When my mom saw me snapping away at all the stuff in her place she turned to my brother and remarked about how alike she and I were. I hadn't put it together before then but... my mother has about a dozen photo albums, full of pictures. She's the only one on her side of my family with any pictures older than the late 80s. Black and white pictures. Pictures of herself pregnant with my brother Tyrone, pregnant with me. Pictures of me being held as an infant by my grandfather Dionisio, who was my father's father, that my father doesn't have. (His nickname was Nicho, and he loved my mom, probably more than my father did.)
My mother had a blanket with a tiger on it. A huge blanket she'd throw over her bed... that I believe ended up (somehow!) in my brother's house (when he had his own). I want that blanket. If I ever see him with it, I'm stealing that shit. Cold-blooded.
Anyway... tidbits about my mom I can remember (I swore I'd write this fucking entry before I forgot shit but oh well):
+ Beginning at age 15 my mother held at least two jobs. Into her thirties she worked as many as four.
+ The first time she came to America, as an older teen, a lawyer whose house she used to clean told her that he could guarantee her citizenship if she carried on an affair with him. She was terrified, and two days later she'd found her way back to Panama.
+ A few years after she'd come back to America but still undocumented, while she was cleaning the home of someone, an officer knocked on the door.
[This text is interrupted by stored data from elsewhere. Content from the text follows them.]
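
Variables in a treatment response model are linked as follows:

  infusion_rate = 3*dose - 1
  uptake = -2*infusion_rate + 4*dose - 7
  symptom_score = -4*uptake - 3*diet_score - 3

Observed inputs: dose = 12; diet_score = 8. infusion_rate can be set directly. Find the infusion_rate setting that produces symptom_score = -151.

Intervening on infusion_rate fixes its value directly, overriding its dependence on dose.
Substituting into the uptake equation gives uptake = -2*infusion_rate + 41.
Substituting into the symptom_score equation gives symptom_score = 8*infusion_rate - 191.
Solve 8*infusion_rate - 191 = -151: infusion_rate = (-151 + 191) / 8 = 5.

infusion_rate = 5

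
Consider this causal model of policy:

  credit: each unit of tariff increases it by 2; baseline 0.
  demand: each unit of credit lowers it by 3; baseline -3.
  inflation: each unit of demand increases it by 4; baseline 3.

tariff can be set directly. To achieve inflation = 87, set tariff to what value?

tariff = -4

Substituting into the demand equation gives demand = -6*tariff - 3.
Substituting into the inflation equation gives inflation = -24*tariff - 9.
Solve -24*tariff - 9 = 87: tariff = (87 + 9) / -24 = -4.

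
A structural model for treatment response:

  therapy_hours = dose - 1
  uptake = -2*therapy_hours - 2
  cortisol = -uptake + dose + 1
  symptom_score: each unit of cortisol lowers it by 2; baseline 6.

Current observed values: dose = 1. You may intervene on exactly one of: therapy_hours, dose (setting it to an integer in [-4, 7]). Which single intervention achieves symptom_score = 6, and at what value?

Intervening on therapy_hours: with other inputs at their observed values, symptom_score = -4*therapy_hours - 2. Solving for 6 gives therapy_hours = -2, within [-4, 7].
Intervening on dose: symptom_score = -6*dose + 4. Reaching 6 requires dose = -1/3, not an integer.

set therapy_hours = -2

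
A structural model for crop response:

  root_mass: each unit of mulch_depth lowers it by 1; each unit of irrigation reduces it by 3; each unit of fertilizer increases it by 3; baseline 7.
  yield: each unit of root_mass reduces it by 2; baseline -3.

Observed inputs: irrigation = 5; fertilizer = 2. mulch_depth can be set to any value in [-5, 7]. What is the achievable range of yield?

Substituting into the root_mass equation gives root_mass = -mulch_depth - 2.
This gives yield = 2*mulch_depth + 1.
Linear in mulch_depth, so extremes are at the endpoints: mulch_depth = -5 gives yield = -9; mulch_depth = 7 gives yield = 15.

-9 to 15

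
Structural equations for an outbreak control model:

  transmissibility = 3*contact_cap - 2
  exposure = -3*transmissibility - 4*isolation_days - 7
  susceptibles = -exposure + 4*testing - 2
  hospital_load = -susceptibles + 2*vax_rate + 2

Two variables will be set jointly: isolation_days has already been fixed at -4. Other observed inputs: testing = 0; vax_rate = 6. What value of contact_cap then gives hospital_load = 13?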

Instead of answering it she told the home's owner she was sorry but she had to leave, as she'd be deported if the officer found her there. The names and faces of many of the agents sent by immigration to make arrests were known to those who cleaned homes in the area. The owner pulled her into a small laundry room, told my mother not to make a sound, took a towel from the room and closed my mother in. She then completely undressed, wrapped herself in the towel and answered the door. She held the officer at the door, fielding insults and threats (You do know you can be arrested for harboring a criminal, ma'am?) while my mother stood in a room she could barely turn around in, sweating like a pig. Eventually the officer was rebuffed, and my mother stayed in the United States.
+ Once while on a trip to Panama with one of her best friends, my "Aunt" Eunice, who's since passed away, my mother made multiple stops down a block giving homeless people money. Eunice turned to her annoyed and told her, "You can't save everybody, y'know?" My mother replied, "Well, you know what Eunice? When I get back on the plane to New York, they can starve again."
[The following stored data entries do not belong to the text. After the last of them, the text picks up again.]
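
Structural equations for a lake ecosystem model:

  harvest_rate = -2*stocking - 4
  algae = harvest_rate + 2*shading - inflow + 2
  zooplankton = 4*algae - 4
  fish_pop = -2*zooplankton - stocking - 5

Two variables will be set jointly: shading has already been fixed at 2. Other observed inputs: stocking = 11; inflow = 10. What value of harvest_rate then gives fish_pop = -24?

With shading held at 2:
Intervening on harvest_rate fixes its value directly, overriding its dependence on stocking.
Substituting into the algae equation gives algae = harvest_rate - 4.
Substituting into the zooplankton equation gives zooplankton = 4*harvest_rate - 20.
Substituting into the fish_pop equation gives fish_pop = -8*harvest_rate + 24.
Solve -8*harvest_rate + 24 = -24: harvest_rate = (-24 - 24) / -8 = 6.

harvest_rate = 6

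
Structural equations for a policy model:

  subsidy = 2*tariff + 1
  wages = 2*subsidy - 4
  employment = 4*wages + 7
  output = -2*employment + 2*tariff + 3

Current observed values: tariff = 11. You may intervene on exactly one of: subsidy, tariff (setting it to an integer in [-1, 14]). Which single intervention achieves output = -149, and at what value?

Intervening on subsidy: with other inputs at their observed values, output = -16*subsidy + 43. Solving for -149 gives subsidy = 12, within [-1, 14].
Intervening on tariff: output = -30*tariff + 5. Reaching -149 requires tariff = 77/15, not an integer.

set subsidy = 12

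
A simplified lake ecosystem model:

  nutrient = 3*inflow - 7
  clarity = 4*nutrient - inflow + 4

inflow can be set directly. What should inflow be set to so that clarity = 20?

inflow = 4

Substituting into the clarity equation gives clarity = 11*inflow - 24.
Solve 11*inflow - 24 = 20: inflow = (20 + 24) / 11 = 4.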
+ When I was about 6 years old, only months after we'd moved to Florida, my mother and I went to some fast food place with my aunt Marva and her family. While we were eating a homeless man wandered in counting change in his hand. My mother took a dollar from her purse, put it in my hand and told me to give it to him. My aunt expressed apprehension and my mother ignored her completely. When I got back to the table my mother told me never to be afraid of another human being, no matter their condition or attitude, and to be as generous and kind as I can be.
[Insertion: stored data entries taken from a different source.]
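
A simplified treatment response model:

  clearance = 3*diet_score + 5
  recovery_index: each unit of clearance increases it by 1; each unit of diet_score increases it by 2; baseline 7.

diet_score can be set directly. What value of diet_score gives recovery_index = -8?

Substituting into the recovery_index equation gives recovery_index = 5*diet_score + 12.
Solve 5*diet_score + 12 = -8: diet_score = (-8 - 12) / 5 = -4.

diet_score = -4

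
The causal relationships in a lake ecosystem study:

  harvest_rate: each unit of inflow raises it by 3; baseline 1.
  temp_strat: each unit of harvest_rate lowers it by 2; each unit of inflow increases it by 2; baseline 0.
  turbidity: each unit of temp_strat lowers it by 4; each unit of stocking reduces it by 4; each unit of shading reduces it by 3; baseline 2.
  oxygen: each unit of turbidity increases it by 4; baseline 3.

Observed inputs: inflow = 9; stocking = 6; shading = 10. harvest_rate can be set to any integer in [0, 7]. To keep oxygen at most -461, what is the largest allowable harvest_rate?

Intervening on harvest_rate fixes its value directly, overriding its dependence on inflow.
Substituting into the temp_strat equation gives temp_strat = -2*harvest_rate + 18.
This gives turbidity = 8*harvest_rate - 124.
This gives oxygen = 32*harvest_rate - 493.
Require 32*harvest_rate - 493 ≤ -461, so harvest_rate ≤ 1.
The largest integer in [0, 7] satisfying this is 1.

harvest_rate = 1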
+ One day a few years after I was born, on her way home from work on a train in NYC, a homeless man approached my mother and asked her if she knew him. She immediately recognized him as her older brother. My uncle Rodolfo had been living on the streets of New York for nearly a decade, suffering from schizophrenia, completely abandoned by the U.S. army's Veteran's Association. My mother took my uncle home with her, beating him about the brain with questions he couldn't answer. It would take more than another decade for the V.A. to help my uncle but my mother took care of him then.
+ My mother decided that it had been time to ween me from the bottle when I threw my last one out of a car window one sunny day in New York. "Wave bye to the bottle, Roli!" she said while laughing. Her friend driving wasn't nearly as amused as my mother and I.